Presenter of 1 Presentation
Antibody-Based Therapy of MDS
Abstract
Abstract Body
Among novel classes of therapeutics for myelodysplastic syndromes (MDS), there are an increasing number that utilize antibodies to elicit an anti-tumor effect, either by engaging malignancy-specific targets or by activating other cellular mediators of disease response. There are a number of ways that antibodies can be modified for therapeutic gain, including conjugation of a chemotherapeutic for targeted delivery, the use of specific IgG subtype constructs to yield different biological impacts, and the utilization of various components including the Fc region in drug design.

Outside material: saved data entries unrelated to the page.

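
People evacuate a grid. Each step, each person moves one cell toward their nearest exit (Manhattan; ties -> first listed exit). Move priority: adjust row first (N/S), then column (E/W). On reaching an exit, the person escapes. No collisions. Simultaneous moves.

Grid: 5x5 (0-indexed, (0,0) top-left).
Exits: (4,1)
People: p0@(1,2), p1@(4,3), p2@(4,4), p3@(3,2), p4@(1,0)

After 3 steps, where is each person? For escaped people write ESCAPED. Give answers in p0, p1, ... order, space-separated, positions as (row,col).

Step 1: p0:(1,2)->(2,2) | p1:(4,3)->(4,2) | p2:(4,4)->(4,3) | p3:(3,2)->(4,2) | p4:(1,0)->(2,0)
Step 2: p0:(2,2)->(3,2) | p1:(4,2)->(4,1)->EXIT | p2:(4,3)->(4,2) | p3:(4,2)->(4,1)->EXIT | p4:(2,0)->(3,0)
Step 3: p0:(3,2)->(4,2) | p1:escaped | p2:(4,2)->(4,1)->EXIT | p3:escaped | p4:(3,0)->(4,0)

(4,2) ESCAPED ESCAPED ESCAPED (4,0)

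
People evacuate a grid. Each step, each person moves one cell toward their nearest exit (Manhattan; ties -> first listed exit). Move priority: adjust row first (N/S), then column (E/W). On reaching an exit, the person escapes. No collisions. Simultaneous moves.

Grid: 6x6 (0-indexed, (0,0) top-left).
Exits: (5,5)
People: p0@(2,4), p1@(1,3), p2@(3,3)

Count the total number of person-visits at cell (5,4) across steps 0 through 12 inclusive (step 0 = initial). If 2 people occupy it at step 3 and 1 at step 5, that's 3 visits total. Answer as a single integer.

Step 0: p0@(2,4) p1@(1,3) p2@(3,3) -> at (5,4): 0 [-], cum=0
Step 1: p0@(3,4) p1@(2,3) p2@(4,3) -> at (5,4): 0 [-], cum=0
Step 2: p0@(4,4) p1@(3,3) p2@(5,3) -> at (5,4): 0 [-], cum=0
Step 3: p0@(5,4) p1@(4,3) p2@(5,4) -> at (5,4): 2 [p0,p2], cum=2
Step 4: p0@ESC p1@(5,3) p2@ESC -> at (5,4): 0 [-], cum=2
Step 5: p0@ESC p1@(5,4) p2@ESC -> at (5,4): 1 [p1], cum=3
Step 6: p0@ESC p1@ESC p2@ESC -> at (5,4): 0 [-], cum=3
Total visits = 3

Answer: 3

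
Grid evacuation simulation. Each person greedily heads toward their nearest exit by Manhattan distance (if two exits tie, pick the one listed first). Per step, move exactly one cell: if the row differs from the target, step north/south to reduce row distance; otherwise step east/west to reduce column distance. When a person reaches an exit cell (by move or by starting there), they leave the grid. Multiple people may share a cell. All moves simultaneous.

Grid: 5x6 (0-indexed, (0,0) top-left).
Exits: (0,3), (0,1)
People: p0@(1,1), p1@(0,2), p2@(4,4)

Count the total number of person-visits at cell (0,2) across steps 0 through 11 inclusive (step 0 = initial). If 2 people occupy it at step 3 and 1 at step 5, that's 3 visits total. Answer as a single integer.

Step 0: p0@(1,1) p1@(0,2) p2@(4,4) -> at (0,2): 1 [p1], cum=1
Step 1: p0@ESC p1@ESC p2@(3,4) -> at (0,2): 0 [-], cum=1
Step 2: p0@ESC p1@ESC p2@(2,4) -> at (0,2): 0 [-], cum=1
Step 3: p0@ESC p1@ESC p2@(1,4) -> at (0,2): 0 [-], cum=1
Step 4: p0@ESC p1@ESC p2@(0,4) -> at (0,2): 0 [-], cum=1
Step 5: p0@ESC p1@ESC p2@ESC -> at (0,2): 0 [-], cum=1
Total visits = 1

Answer: 1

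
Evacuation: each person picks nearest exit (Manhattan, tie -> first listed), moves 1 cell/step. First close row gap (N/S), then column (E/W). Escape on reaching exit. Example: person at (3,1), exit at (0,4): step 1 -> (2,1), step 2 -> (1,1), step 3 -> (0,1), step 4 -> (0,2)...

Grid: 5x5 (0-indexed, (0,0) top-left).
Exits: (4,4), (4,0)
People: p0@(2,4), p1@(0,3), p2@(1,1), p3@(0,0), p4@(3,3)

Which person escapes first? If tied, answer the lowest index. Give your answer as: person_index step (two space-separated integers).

Step 1: p0:(2,4)->(3,4) | p1:(0,3)->(1,3) | p2:(1,1)->(2,1) | p3:(0,0)->(1,0) | p4:(3,3)->(4,3)
Step 2: p0:(3,4)->(4,4)->EXIT | p1:(1,3)->(2,3) | p2:(2,1)->(3,1) | p3:(1,0)->(2,0) | p4:(4,3)->(4,4)->EXIT
Step 3: p0:escaped | p1:(2,3)->(3,3) | p2:(3,1)->(4,1) | p3:(2,0)->(3,0) | p4:escaped
Step 4: p0:escaped | p1:(3,3)->(4,3) | p2:(4,1)->(4,0)->EXIT | p3:(3,0)->(4,0)->EXIT | p4:escaped
Step 5: p0:escaped | p1:(4,3)->(4,4)->EXIT | p2:escaped | p3:escaped | p4:escaped
Exit steps: [2, 5, 4, 4, 2]
First to escape: p0 at step 2

Answer: 0 2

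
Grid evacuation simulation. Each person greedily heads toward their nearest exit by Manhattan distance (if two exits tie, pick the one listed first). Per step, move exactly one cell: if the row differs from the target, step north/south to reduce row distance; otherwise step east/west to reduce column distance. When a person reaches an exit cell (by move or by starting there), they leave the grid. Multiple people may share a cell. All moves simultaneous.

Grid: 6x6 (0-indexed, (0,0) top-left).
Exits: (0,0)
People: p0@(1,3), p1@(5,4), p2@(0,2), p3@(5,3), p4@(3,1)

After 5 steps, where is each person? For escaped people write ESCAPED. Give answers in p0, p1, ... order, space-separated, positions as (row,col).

Step 1: p0:(1,3)->(0,3) | p1:(5,4)->(4,4) | p2:(0,2)->(0,1) | p3:(5,3)->(4,3) | p4:(3,1)->(2,1)
Step 2: p0:(0,3)->(0,2) | p1:(4,4)->(3,4) | p2:(0,1)->(0,0)->EXIT | p3:(4,3)->(3,3) | p4:(2,1)->(1,1)
Step 3: p0:(0,2)->(0,1) | p1:(3,4)->(2,4) | p2:escaped | p3:(3,3)->(2,3) | p4:(1,1)->(0,1)
Step 4: p0:(0,1)->(0,0)->EXIT | p1:(2,4)->(1,4) | p2:escaped | p3:(2,3)->(1,3) | p4:(0,1)->(0,0)->EXIT
Step 5: p0:escaped | p1:(1,4)->(0,4) | p2:escaped | p3:(1,3)->(0,3) | p4:escaped

ESCAPED (0,4) ESCAPED (0,3) ESCAPED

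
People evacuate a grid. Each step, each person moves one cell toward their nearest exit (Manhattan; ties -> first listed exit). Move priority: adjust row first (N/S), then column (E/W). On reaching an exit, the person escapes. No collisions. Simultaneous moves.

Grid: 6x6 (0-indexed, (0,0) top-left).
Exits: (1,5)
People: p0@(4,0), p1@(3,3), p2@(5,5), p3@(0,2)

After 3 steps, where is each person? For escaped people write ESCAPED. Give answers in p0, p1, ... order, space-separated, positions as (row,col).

Step 1: p0:(4,0)->(3,0) | p1:(3,3)->(2,3) | p2:(5,5)->(4,5) | p3:(0,2)->(1,2)
Step 2: p0:(3,0)->(2,0) | p1:(2,3)->(1,3) | p2:(4,5)->(3,5) | p3:(1,2)->(1,3)
Step 3: p0:(2,0)->(1,0) | p1:(1,3)->(1,4) | p2:(3,5)->(2,5) | p3:(1,3)->(1,4)

(1,0) (1,4) (2,5) (1,4)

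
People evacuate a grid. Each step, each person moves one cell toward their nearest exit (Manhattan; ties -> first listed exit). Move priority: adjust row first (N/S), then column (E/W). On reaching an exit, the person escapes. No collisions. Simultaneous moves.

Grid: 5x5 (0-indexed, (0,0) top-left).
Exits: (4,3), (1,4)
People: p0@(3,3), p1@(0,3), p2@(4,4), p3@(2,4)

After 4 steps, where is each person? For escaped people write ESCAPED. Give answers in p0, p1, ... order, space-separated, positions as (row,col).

Step 1: p0:(3,3)->(4,3)->EXIT | p1:(0,3)->(1,3) | p2:(4,4)->(4,3)->EXIT | p3:(2,4)->(1,4)->EXIT
Step 2: p0:escaped | p1:(1,3)->(1,4)->EXIT | p2:escaped | p3:escaped

ESCAPED ESCAPED ESCAPED ESCAPED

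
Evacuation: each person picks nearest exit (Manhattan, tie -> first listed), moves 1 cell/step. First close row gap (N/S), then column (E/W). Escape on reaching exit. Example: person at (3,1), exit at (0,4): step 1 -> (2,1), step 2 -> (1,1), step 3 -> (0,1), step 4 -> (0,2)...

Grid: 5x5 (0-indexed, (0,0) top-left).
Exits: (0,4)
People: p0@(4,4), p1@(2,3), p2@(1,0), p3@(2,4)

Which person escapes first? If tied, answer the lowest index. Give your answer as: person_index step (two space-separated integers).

Step 1: p0:(4,4)->(3,4) | p1:(2,3)->(1,3) | p2:(1,0)->(0,0) | p3:(2,4)->(1,4)
Step 2: p0:(3,4)->(2,4) | p1:(1,3)->(0,3) | p2:(0,0)->(0,1) | p3:(1,4)->(0,4)->EXIT
Step 3: p0:(2,4)->(1,4) | p1:(0,3)->(0,4)->EXIT | p2:(0,1)->(0,2) | p3:escaped
Step 4: p0:(1,4)->(0,4)->EXIT | p1:escaped | p2:(0,2)->(0,3) | p3:escaped
Step 5: p0:escaped | p1:escaped | p2:(0,3)->(0,4)->EXIT | p3:escaped
Exit steps: [4, 3, 5, 2]
First to escape: p3 at step 2

Answer: 3 2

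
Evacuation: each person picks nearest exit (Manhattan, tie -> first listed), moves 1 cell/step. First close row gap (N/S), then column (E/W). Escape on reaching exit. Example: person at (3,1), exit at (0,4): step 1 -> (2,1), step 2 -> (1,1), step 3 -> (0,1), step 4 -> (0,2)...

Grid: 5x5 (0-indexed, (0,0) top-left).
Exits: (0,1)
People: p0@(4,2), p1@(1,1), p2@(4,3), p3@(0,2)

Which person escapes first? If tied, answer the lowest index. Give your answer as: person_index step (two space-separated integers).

Answer: 1 1

Derivation:
Step 1: p0:(4,2)->(3,2) | p1:(1,1)->(0,1)->EXIT | p2:(4,3)->(3,3) | p3:(0,2)->(0,1)->EXIT
Step 2: p0:(3,2)->(2,2) | p1:escaped | p2:(3,3)->(2,3) | p3:escaped
Step 3: p0:(2,2)->(1,2) | p1:escaped | p2:(2,3)->(1,3) | p3:escaped
Step 4: p0:(1,2)->(0,2) | p1:escaped | p2:(1,3)->(0,3) | p3:escaped
Step 5: p0:(0,2)->(0,1)->EXIT | p1:escaped | p2:(0,3)->(0,2) | p3:escaped
Step 6: p0:escaped | p1:escaped | p2:(0,2)->(0,1)->EXIT | p3:escaped
Exit steps: [5, 1, 6, 1]
First to escape: p1 at step 1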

Humanized antibodies that target novel immune checkpoints are currently under investigation for the treatment of MDS, including therapies that target the T-cell immunoglobulin and mucin containing-3 (TIM-3) receptor, and CD47 or integrin associated protein. Immune checkpoint inhibition has been evaluated in other malignancies, notably in solid tumors where the use of PD-1 and CTLA-4 directed antibodies have altered the treatment landscape; to date, therapies targeting PD-1 and CTLA-4 have had less clear impact in hematologic malignancies. CD47 is overexpressed on cancer cells, including on MDS progenitors. CD-47 on tumor cells interacts with signal regulatory protein α (SIRPα) on macrophages to inhibit anti-tumor phagocytosis; anti-CD47 antibodies interfere with this interaction, permitting tumor cell phagocytosis. Magrolimab is an anti-CD47 antibody which is currently in late stage development in MDS; it has been combined with azacitidine based on preclinical data suggesting synergistic activity and is currently being studied in the phase III ENHANCE study comparing azacitidine to azacitidine+magrolimab. Another novel immune target is TIM-3, which is expressed on immune effector cells including T-cells and NK cells, and acts as a negative regulatory immune checkpoint. TIM-3 is also aberrantly expressed on MDS blasts, and may serve a role in autocrine self-renewal of this malignant progenitor population via binding to its ligand, galectin-9. Sabatolimab is an anti-TIM-3 antibody currently being studied in MDS in the phase III STIMULUS trial, comparing azacitidine+placebo to azacitidine+sabatolimab.
Other therapeutics utilize characteristics of antibodies in order to deliver a drug or bind to specific ligands. Luspatercept is a fusion protein which incorporates the Fc portion of the IgG heavy chain, fused to a modified extracellular domain of the activin receptor type IIB (ActRIIB). ActRIIB interacts with ligands from the TGF-β superfamily; when these ligands bind to ActRIIB on the cell surface they activate the SMAD2/3 signaling pathway. The Fc domain fusion permits circulation of this modified ligand “trap” which in turn enhances late stage erythropoiesis in MDS as well as in other anemias. Antibodies can also serve to deliver therapeutics directly to cells based on a target such as CD33 or CD123. There are a number of antibody-drug conjugates currently under investigation in MDS, which may allow for selective targeting of MDS progenitors and relative sparing of healthy stem cells.
Together, antibody-based therapies represent a promising new therapeutic area in MDS. This abstract will review the current landscape of antibody-based therapeutics in MDS, including data for their use to target immune checkpoints, cancer-specific ligands, and also as part of ligand traps for relevant signaling pathways that are overactive in MDS.